Nebraska Sues US EPA Over New Carbon Limits for Utilities
Nebraska has brought the first law suit against U.S. Environmental Protection Agency’s proposed new carbon limits for power plants [see January 15, 2014 blog article], saying that the proposed rules are based on commercially unviable emission control technology. Nebraska’s Attorney General is demanding that the EPA withdraw its proposal to cap carbon dioxide emissions from new coal-fired plants claiming the standards make it impossible for any new power plants to be built in that state.

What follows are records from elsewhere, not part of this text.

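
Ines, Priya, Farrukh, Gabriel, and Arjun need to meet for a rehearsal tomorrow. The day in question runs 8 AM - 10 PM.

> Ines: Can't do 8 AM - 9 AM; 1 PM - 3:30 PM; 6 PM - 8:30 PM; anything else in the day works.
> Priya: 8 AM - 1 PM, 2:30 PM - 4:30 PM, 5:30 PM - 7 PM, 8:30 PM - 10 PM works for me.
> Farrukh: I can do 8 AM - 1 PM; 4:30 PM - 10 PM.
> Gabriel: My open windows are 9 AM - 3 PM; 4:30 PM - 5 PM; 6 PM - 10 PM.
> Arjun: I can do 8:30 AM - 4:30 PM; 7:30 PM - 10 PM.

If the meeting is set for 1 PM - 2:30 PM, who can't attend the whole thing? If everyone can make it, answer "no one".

Farrukh, Ines, Priya

Ines free: 09:00-13:00, 15:30-18:00, 20:30-22:00 (invert busy blocks within the working day).
Priya free: 08:00-13:00, 14:30-16:30, 17:30-19:00, 20:30-22:00.
Farrukh free: 08:00-13:00, 16:30-22:00.
Gabriel free: 09:00-15:00, 16:30-17:00, 18:00-22:00.
Arjun free: 08:30-16:30, 19:30-22:00.
Ines: not fully free for 13:00-14:30. Priya: not fully free for 13:00-14:30. Farrukh: not fully free for 13:00-14:30. Gabriel: free for 13:00-14:30. Arjun: free for 13:00-14:30.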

The proposed rules rely, in part, on carbon capture and storage to meet the objective of reducing carbon dioxide emissions. Yet, according to the complaint, the Energy Policy Act of 2005 forbids tying new source performance standards to pollution reduction technology developed with federal assistance. According to Nebraska’s complaint, in deciding to base its carbon limits on the potential emissions savings from carbon capture and storage, the EPA considered three facilities under construction, all of which are slated to employ CCS, and all of which purportedly received hundreds of millions of dollars in grants from the Department of Energy and also millions of dollars in credits from the IRS. The complaint also seeks an injunction to prohibit EPA from future consideration of carbon capture and storage technology from these federally funded facilities as “adequate demonstration” of the technology.
The case is State of Nebraska v. United States Environmental Protection Agency, case number 4:14-cv-03006, in the U.S. District Court for the District of Nebraska.